A chance to taste an inventive whisky and discover its story leads to insight into the problems facing small breweries in South Africa. By Lindsey Schutters

- By Lindsey Schutters

Darling Brew managing director Tewie Roos remembers the day the pandemic lockdown’s unintended consequences arrived by the truckload. Retailers, barred from selling alcohol under Covid-19 regulations, sent back perfectly good beer, demanding credit. It stacked up on the brewery floor, eating into cash flow.

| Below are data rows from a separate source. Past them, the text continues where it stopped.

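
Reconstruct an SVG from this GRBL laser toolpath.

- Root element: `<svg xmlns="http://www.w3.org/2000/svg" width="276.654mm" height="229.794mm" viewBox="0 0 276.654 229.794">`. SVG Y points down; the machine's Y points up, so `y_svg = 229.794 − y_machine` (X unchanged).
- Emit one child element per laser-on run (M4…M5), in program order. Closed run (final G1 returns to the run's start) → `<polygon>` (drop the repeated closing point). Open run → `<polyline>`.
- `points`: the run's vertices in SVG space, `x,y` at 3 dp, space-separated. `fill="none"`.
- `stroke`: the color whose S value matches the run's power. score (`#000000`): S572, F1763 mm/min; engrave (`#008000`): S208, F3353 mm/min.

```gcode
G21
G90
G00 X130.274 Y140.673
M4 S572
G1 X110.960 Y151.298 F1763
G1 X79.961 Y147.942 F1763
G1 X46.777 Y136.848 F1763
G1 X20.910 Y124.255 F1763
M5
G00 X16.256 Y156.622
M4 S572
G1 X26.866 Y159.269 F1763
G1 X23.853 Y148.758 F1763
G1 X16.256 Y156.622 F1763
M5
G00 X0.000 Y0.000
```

<svg xmlns="http://www.w3.org/2000/svg" width="276.654mm" height="229.794mm" viewBox="0 0 276.654 229.794">
  <polyline points="130.274,89.121 110.960,78.496 79.961,81.852 46.777,92.946 20.910,105.539" fill="none" stroke="#000000"/>
  <polygon points="16.256,73.172 26.866,70.525 23.853,81.036" fill="none" stroke="#000000"/>
</svg>

Machine Y-up, SVG Y-down with viewBox height 229.794, so y_svg = 229.794 − y_machine; X carries over. Every run uses S572, so all elements get stroke `#000000` (score).

Run 1: The run is open, so emit a `<polyline>` with points (Y-flipped): 130.274,89.121 110.960,78.496 79.961,81.852 46.777,92.946 20.910,105.539.

Run 2: The run returns to its start, so emit a `<polygon>` with points (Y-flipped): 16.256,73.172 26.866,70.525 23.853,81.036.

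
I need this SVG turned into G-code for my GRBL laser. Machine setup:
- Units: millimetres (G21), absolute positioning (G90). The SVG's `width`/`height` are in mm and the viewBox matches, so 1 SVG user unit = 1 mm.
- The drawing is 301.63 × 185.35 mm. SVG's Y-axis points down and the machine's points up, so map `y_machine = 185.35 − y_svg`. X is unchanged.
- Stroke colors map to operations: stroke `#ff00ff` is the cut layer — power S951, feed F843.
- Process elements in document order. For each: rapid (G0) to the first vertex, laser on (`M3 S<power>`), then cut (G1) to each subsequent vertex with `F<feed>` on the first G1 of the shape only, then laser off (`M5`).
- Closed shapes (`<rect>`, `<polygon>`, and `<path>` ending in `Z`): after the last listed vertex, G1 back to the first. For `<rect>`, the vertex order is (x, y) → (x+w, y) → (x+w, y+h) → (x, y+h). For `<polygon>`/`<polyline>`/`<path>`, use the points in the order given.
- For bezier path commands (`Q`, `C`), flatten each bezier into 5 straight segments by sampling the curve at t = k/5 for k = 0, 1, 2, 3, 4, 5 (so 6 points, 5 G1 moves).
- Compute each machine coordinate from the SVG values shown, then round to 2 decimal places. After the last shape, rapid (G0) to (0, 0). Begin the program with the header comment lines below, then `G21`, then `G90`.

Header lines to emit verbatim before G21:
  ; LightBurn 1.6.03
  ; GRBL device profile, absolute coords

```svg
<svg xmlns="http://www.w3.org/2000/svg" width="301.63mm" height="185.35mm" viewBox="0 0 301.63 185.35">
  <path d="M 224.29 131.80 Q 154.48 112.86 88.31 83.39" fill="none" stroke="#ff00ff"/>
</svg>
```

; LightBurn 1.6.03
; GRBL device profile, absolute coords
G21
G90
G0 X224.29 Y53.55
M3 S951
G1 X196.51 Y61.55 F843
G1 X169.02 Y70.39
G1 X141.83 Y80.07
G1 X114.92 Y90.59
G1 X88.31 Y101.96
M5
G0 X0.00 Y0.00

Since the viewBox matches the mm dimensions, user units are millimetres directly. The only transform is the Y-flip y_m = 185.35 − y_svg.

Shape 1 is a quadratic bezier drawn with `<path>`. Its stroke #ff00ff means cut at S951, F843. After flipping Y the toolpath is (224.29,53.55) → (196.51,61.55) → (169.02,70.39) → (141.83,80.07) → (114.92,90.59) → (88.31,101.96).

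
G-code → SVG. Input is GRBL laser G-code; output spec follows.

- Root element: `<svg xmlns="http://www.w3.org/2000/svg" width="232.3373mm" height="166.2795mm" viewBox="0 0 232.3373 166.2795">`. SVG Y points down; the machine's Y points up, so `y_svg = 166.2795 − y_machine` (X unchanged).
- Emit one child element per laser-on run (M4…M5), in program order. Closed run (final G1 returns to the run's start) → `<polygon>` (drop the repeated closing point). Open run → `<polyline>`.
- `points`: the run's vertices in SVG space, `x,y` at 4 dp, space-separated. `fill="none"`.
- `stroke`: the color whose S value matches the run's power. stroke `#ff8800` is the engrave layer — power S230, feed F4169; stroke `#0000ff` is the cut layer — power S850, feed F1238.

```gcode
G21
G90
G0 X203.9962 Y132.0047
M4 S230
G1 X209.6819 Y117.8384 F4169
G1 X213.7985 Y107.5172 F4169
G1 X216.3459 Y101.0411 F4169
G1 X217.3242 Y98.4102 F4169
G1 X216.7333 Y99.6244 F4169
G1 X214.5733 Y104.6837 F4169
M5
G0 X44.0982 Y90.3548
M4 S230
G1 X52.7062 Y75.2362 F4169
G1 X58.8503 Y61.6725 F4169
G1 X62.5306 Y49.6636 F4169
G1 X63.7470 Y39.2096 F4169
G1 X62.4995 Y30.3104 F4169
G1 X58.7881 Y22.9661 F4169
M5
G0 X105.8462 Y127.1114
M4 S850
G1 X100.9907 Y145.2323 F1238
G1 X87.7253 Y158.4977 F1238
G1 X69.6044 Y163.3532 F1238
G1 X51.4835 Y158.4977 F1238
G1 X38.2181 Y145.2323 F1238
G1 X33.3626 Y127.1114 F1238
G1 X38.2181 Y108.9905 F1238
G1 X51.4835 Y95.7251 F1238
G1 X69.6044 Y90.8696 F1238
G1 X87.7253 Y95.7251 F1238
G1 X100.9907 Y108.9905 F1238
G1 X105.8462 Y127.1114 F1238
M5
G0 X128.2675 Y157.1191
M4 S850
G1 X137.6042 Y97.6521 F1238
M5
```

Each laser-on run becomes one SVG element. Flip Y back into SVG space with y_svg = 166.2795 − y_machine.

Run 1: power S230 maps to stroke `#ff8800` (engrave). The run is open, so emit a `<polyline>` with points (Y-flipped): 203.9962,34.2748 209.6819,48.4411 213.7985,58.7623 216.3459,65.2384 217.3242,67.8693 216.7333,66.6551 214.5733,61.5958.

Run 2: the run's S230 means `#ff8800` (engrave). The run is open, so emit a `<polyline>` with points (Y-flipped): 44.0982,75.9247 52.7062,91.0433 58.8503,104.6070 62.5306,116.6159 63.7470,127.0699 62.4995,135.9691 58.7881,143.3134.

Run 3: the run's S850 means `#0000ff` (cut). The run returns to its start, so emit a `<polygon>` with points (Y-flipped): 105.8462,39.1681 100.9907,21.0472 87.7253,7.7818 69.6044,2.9263 51.4835,7.7818 38.2181,21.0472 33.3626,39.1681 38.2181,57.2890 51.4835,70.5544 69.6044,75.4099 87.7253,70.5544 100.9907,57.2890.

Run 4: the run's S850 means `#0000ff` (cut). The run is open, so emit a `<polyline>` with points (Y-flipped): 128.2675,9.1604 137.6042,68.6274.

<svg xmlns="http://www.w3.org/2000/svg" width="232.3373mm" height="166.2795mm" viewBox="0 0 232.3373 166.2795">
  <polyline points="203.9962,34.2748 209.6819,48.4411 213.7985,58.7623 216.3459,65.2384 217.3242,67.8693 216.7333,66.6551 214.5733,61.5958" fill="none" stroke="#ff8800"/>
  <polyline points="44.0982,75.9247 52.7062,91.0433 58.8503,104.6070 62.5306,116.6159 63.7470,127.0699 62.4995,135.9691 58.7881,143.3134" fill="none" stroke="#ff8800"/>
  <polygon points="105.8462,39.1681 100.9907,21.0472 87.7253,7.7818 69.6044,2.9263 51.4835,7.7818 38.2181,21.0472 33.3626,39.1681 38.2181,57.2890 51.4835,70.5544 69.6044,75.4099 87.7253,70.5544 100.9907,57.2890" fill="none" stroke="#0000ff"/>
  <polyline points="128.2675,9.1604 137.6042,68.6274" fill="none" stroke="#0000ff"/>
</svg>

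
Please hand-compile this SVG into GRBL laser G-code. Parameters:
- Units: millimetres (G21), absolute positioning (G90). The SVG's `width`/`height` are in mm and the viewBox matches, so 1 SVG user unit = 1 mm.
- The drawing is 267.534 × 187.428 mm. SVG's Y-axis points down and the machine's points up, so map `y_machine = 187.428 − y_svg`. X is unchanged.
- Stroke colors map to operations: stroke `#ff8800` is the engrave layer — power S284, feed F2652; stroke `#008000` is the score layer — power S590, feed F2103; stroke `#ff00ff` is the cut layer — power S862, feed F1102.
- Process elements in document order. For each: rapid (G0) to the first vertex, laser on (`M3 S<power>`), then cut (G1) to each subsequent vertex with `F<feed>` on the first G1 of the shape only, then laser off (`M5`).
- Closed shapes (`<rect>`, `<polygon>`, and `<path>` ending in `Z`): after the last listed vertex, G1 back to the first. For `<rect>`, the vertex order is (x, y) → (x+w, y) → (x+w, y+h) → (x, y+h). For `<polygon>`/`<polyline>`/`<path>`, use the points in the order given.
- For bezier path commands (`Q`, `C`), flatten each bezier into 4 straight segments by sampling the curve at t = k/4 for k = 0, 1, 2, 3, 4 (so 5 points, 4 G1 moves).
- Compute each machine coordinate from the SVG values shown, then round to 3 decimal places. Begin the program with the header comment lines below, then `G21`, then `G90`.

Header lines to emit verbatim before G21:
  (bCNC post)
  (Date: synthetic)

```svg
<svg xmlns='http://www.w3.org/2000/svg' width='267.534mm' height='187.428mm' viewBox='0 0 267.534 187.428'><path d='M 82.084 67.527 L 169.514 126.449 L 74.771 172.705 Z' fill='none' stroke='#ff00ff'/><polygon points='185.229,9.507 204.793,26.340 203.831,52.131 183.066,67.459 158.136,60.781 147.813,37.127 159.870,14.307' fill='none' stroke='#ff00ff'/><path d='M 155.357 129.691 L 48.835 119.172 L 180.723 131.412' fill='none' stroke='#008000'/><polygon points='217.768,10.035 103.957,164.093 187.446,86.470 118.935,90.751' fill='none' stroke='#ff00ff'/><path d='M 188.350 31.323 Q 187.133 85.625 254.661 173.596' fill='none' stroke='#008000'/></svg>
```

(bCNC post)
(Date: synthetic)
G21
G90
G0 X82.084 Y119.901
M3 S862
G1 X169.514 Y60.979 F1102
G1 X74.771 Y14.723
G1 X82.084 Y119.901
M5
G0 X185.229 Y177.921
M3 S862
G1 X204.793 Y161.088 F1102
G1 X203.831 Y135.297
G1 X183.066 Y119.969
G1 X158.136 Y126.647
G1 X147.813 Y150.301
G1 X159.870 Y173.121
G1 X185.229 Y177.921
M5
G0 X155.357 Y57.737
M3 S590
G1 X48.835 Y68.256 F2103
G1 X180.723 Y56.016
M5
G0 X217.768 Y177.393
M3 S862
G1 X103.957 Y23.335 F1102
G1 X187.446 Y100.958
G1 X118.935 Y96.677
G1 X217.768 Y177.393
M5
G0 X188.350 Y156.105
M3 S590
G1 X192.038 Y126.850 F2103
G1 X204.319 Y93.386
G1 X225.194 Y55.713
G1 X254.661 Y13.832
M5

1 u = 1 mm; y_m = 187.428 − y.

[1] `<path>` regular polygon, #ff00ff→cut S862 F1102: (82.084,119.901) → (169.514,60.979) → (74.771,14.723) → (82.084,119.901) (closed)

[2] `<polygon>` regular polygon, #ff00ff→cut S862 F1102: (185.229,177.921) → (204.793,161.088) → (203.831,135.297) → (183.066,119.969) → (158.136,126.647) → (147.813,150.301) → (159.870,173.121) → (185.229,177.921) (closed)

[3] `<path>` open polyline, #008000→score S590 F2103: (155.357,57.737) → (48.835,68.256) → (180.723,56.016)

[4] `<polygon>` closed polygon, #ff00ff→cut S862 F1102: (217.768,177.393) → (103.957,23.335) → (187.446,100.958) → (118.935,96.677) → (217.768,177.393) (closed)

[5] `<path>` quadratic bezier, #008000→score S590 F2103: (188.350,156.105) → (192.038,126.850) → (204.319,93.386) → (225.194,55.713) → (254.661,13.832)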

Some of it was days from its best-before date; some had passed it. Excise officials, locked down like everyone else, weren't around to supervise destruction. The only legal path to recovery was to spend even more money and turn it into something else.

Recalling his plan to distill the beer into whisky, Roos says people thought he was crazy. “Here we were, making a loss, and I wanted to incur more costs. But I saw a long-term opportunity.”

Partnering with master distiller George Dalla Cia, Roos shipped 30,000 litres of beer to a still in Stellenbosch. The result, five years later, is Reminisce — an unfiltered, naturally coloured, limited-edition whisky, packaged like a storybook (library card and all) and sold in numbered bottles.

Roos tells the tale of regulatory reality facing small brewers: “The challenge we see in the market is that legislation and excise is driven so high that about 20% of liquor in any store is illicit liquor, not paying excise.

“If we take a bottle of brandy... your excise tax component at 42% will be in the region of R92 a bottle. Then you get guys who sell brandy at R90. How do you do that? It’s not possible unless you don’t pay excise tax.”